De acordo com ele, diferente do que se tenta fazer crer, o movimento de ocupação é “autonomista”, não está sob o controle de nenhum grupo ou entidade e tem muita compreensão sobre o que está em jogo com a PEC 55 e a reforma do ensino médio.

"Os estudantes que fazem as ocupações têm clareza profunda dos danos da MP do ensino médio e, cada vez mais, da PEC 241, hoje PEC 55", disse.

Cara reconheceu avanços do governo Lula na área da educação e fez questão de frisar que considera o impeachment da presidenta Dilma Rousseff ilegítimo. Mas não deixou de fazer críticas ao governo dela, que promoveu um ajuste fiscal com corte nas verbas da educação.

O coordenador da Campanha Nacional pelo Direito à Educação destacou ainda que toda a comunidade internacional considera que aqui houve um golpe. “Isso é consenso, eu estive na Assembleia-Geral da ONU e todos com quem conversei estavam assustados com o que acontece no Brasil”, afirmou.

Focalização no ensino médio

Segundo ele, as medidas apresentadas por Temer após o impeachment são extremamente danosas à Educação e só aprofundam os problemas. Para ele, contudo, apesar dos prejuízos que acarretará, a PEC 55 deverá ser aprovada no Senado com o mesmo placar que afastou a presidenta.

Para Daniel Cara, a Medida Provisória que propõe a reforma do ensino médio é uma “retomada da visão do ex-ministro Paulo Renato Souza” em termos de oferta dos serviços em educação. Segundo ele, o ex-ministro marcou sua passagem pelo ministério pela focalização no ensino fundamental.
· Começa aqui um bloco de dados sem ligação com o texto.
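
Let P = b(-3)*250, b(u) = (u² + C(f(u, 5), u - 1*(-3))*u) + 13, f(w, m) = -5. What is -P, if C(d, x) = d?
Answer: -9250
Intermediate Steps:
b(u) = 13 + u² - 5*u (b(u) = (u² - 5*u) + 13 = 13 + u² - 5*u)
P = 9250 (P = (13 + (-3)² - 5*(-3))*250 = (13 + 9 + 15)*250 = 37*250 = 9250)
-P = -1*9250 = -9250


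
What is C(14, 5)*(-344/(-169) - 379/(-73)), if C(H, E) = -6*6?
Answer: -3209868/12337 ≈ -260.18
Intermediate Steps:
C(H, E) = -36
C(14, 5)*(-344/(-169) - 379/(-73)) = -36*(-344/(-169) - 379/(-73)) = -36*(-344*(-1/169) - 379*(-1/73)) = -36*(344/169 + 379/73) = -36*89163/12337 = -3209868/12337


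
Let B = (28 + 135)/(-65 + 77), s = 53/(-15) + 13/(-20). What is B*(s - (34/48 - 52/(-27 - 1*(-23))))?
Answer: -349961/1440 ≈ -243.03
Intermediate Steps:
s = -251/60 (s = 53*(-1/15) + 13*(-1/20) = -53/15 - 13/20 = -251/60 ≈ -4.1833)
B = 163/12 ≈ 13.583
B*(s - (34/48 - 52/(-27 - 1*(-23)))) = 163*(-251/60 - (34/48 - 52/(-27 - 1*(-23))))/12 = 163*(-251/60 - (34*(1/48) - 52/(-27 + 23)))/12 = 163*(-251/60 - (17/24 - 52/(-4)))/12 = 163*(-251/60 - (17/24 - 52*(-1/4)))/12 = 163*(-251/60 - (17/24 + 13))/12 = 163*(-251/60 - 1*329/24)/12 = 163*(-251/60 - 329/24)/12 = (163/12)*(-2147/120) = -349961/1440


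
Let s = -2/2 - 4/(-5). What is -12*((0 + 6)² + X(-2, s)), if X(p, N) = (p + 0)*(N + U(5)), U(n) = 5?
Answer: -1584/5 ≈ -316.80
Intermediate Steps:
s = -⅕ (s = -2*½ - 4*(-⅕) = -1 + ⅘ = -⅕ ≈ -0.20000)
X(p, N) = p*(5 + N) (X(p, N) = (p + 0)*(N + 5) = p*(5 + N))
-12*((0 + 6)² + X(-2, s)) = -12*((0 + 6)² - 2*(5 - ⅕)) = -12*(6² - 2*24/5) = -12*(36 - 48/5) = -12*132/5 = -1584/5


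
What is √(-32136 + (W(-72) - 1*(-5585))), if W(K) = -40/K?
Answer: I*√238954/3 ≈ 162.94*I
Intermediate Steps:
√(-32136 + (W(-72) - 1*(-5585))) = √(-32136 + (-40/(-72) - 1*(-5585))) = √(-32136 + (-40*(-1/72) + 5585)) = √(-32136 + (5/9 + 5585)) = √(-32136 + 50270/9) = √(-238954/9) = I*√238954/3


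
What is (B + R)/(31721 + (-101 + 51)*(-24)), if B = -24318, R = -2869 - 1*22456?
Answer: -49643/32921 ≈ -1.5079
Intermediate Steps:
R = -25325 (R = -2869 - 22456 = -25325)
(B + R)/(31721 + (-101 + 51)*(-24)) = (-24318 - 25325)/(31721 + (-101 + 51)*(-24)) = -49643/(31721 - 50*(-24)) = -49643/(31721 + 1200) = -49643/32921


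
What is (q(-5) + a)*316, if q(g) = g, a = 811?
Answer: 254696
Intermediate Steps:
(q(-5) + a)*316 = (-5 + 811)*316 = 806*316 = 254696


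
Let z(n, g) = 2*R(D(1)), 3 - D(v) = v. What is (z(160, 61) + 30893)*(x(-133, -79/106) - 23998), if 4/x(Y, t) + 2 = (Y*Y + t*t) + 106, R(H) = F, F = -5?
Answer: -148172972334807474/199928389 ≈ -7.4113e+8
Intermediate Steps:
D(v) = 3 - v
R(H) = -5
x(Y, t) = 4/(104 + Y**2 + t**2) (x(Y, t) = 4/(-2 + ((Y*Y + t*t) + 106)) = 4/(-2 + ((Y**2 + t**2) + 106)) = 4/(-2 + (106 + Y**2 + t**2)) = 4/(104 + Y**2 + t**2))
z(n, g) = -10 (z(n, g) = 2*(-5) = -10)
(z(160, 61) + 30893)*(x(-133, -79/106) - 23998) = (-10 + 30893)*(4/(104 + (-133)**2 + (-79/106)**2) - 23998) = 30883*(4/(104 + 17689 + (-79*1/106)**2) - 23998) = 30883*(4/(104 + 17689 + (-79/106)**2) - 23998) = 30883*(4/(104 + 17689 + 6241/11236) - 23998) = 30883*(4/(199928389/11236) - 23998) = 30883*(4*(11236/199928389) - 23998) = 30883*(44944/199928389 - 23998) = 30883*(-4797881434278/199928389) = -148172972334807474/199928389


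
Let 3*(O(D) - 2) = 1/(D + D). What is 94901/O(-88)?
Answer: 50107728/1055 ≈ 47496.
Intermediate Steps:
O(D) = 2 + 1/(6*D) (O(D) = 2 + 1/(3*(D + D)) = 2 + 1/(3*((2*D))) = 2 + (1/(2*D))/3 = 2 + 1/(6*D))
94901/O(-88) = 94901/(2 + (⅙)/(-88)) = 94901/(2 + (⅙)*(-1/88)) = 94901/(2 - 1/528) = 94901/(1055/528) = 94901*(528/1055) = 50107728/1055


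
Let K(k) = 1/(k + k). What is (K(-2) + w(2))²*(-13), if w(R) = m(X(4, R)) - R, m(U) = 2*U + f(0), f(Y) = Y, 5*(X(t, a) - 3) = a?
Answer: -107653/400 ≈ -269.13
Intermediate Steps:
K(k) = 1/(2*k)
X(t, a) = 3 + a/5
m(U) = 2*U (m(U) = 2*U + 0 = 2*U)
w(R) = 6 - 3*R/5 (w(R) = 2*(3 + R/5) - R = (6 + 2*R/5) - R = 6 - 3*R/5)
(K(-2) + w(2))²*(-13) = ((½)/(-2) + (6 - ⅗*2))²*(-13) = ((½)*(-½) + (6 - 6/5))²*(-13) = (-¼ + 24/5)²*(-13) = (91/20)²*(-13) = (8281/400)*(-13) = -107653/400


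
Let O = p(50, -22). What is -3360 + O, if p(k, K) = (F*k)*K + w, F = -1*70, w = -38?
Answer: 73602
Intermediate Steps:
F = -70
p(k, K) = -38 - 70*K*k (p(k, K) = (-70*k)*K - 38 = -70*K*k - 38 = -38 - 70*K*k)
O = 76962 (O = -38 - 70*(-22)*50 = -38 + 77000 = 76962)
-3360 + O = -3360 + 76962 = 73602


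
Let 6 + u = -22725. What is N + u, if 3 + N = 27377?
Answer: 4643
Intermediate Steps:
u = -22731 (u = -6 - 22725 = -22731)
N = 27374 (N = -3 + 27377 = 27374)
N + u = 27374 - 22731 = 4643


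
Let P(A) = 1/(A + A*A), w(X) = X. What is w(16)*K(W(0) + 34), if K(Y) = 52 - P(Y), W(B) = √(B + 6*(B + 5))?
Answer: 111949472/134557 + 552*√30/672785 ≈ 831.99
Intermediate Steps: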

Para ele, a MP de Temer servirá para criar uma maneira de centralizar recursos no ensino médio, com prejuízos à educação infantil – um movimento contrário àquele do período Lula, que compreendia a educação como um processo que vai da creche à universidade.

Estímulo à privatização

Outro ponto da reforma considerado danoso por Daniel Cara é o fato de ela estimular parcerias público-privadas. “Considerando que os recursos serão pequenos, o que assusta na reforma é que ela permite que as matrículas do Fundeb sejam por meio de parcerias público-privadas. Hoje já há parcerias consagradas, com a participação de entidades empresarias que ofertam serviços à rede pública. Mas a oferta de matrículas, que era uma questão constrangida no Brasil, agora vai ser liberada”, apontou.

“A oferta de educação profissional e também de outros itinerários, poderá ser feita por instituições privadas. E, com toda a crise e restrição ao Fies e ao Prouni, as empresas de ensino superior vão começa a ofertar cursos. Esse é o primeiro ponto claro de privatização.

Para ele, não se sabe ainda o “tamanho dessa sanha”, mas há um grande incentivo, que é o sistema de créditos que o governo planeja implementar. “O aluno que cursar um itinerário pode ter uma compensação de créditos na universidade. Está se criando uma ponte para as empresas”, avaliou.

Constituição na berlinda

No fim de sua fala, Cara voltou a referir-se à posição do governo de tentar punir as entidades que deram apoio às ocupações de escolas. “Quando o ministro afirma que vai processar entidades que fizeram manifestações públicas em defesa das ocupações, demonstra que estamos em um momento no qual o debate sobre o direito à educação está sob ataque”.

Segundo ele, também é possível observar que as entidades privadas começam a atuar com muita força dentro do governo. “Significa que tudo que vinha sendo construído desde a Constituição de 1988 está sob ataque”, concluiu.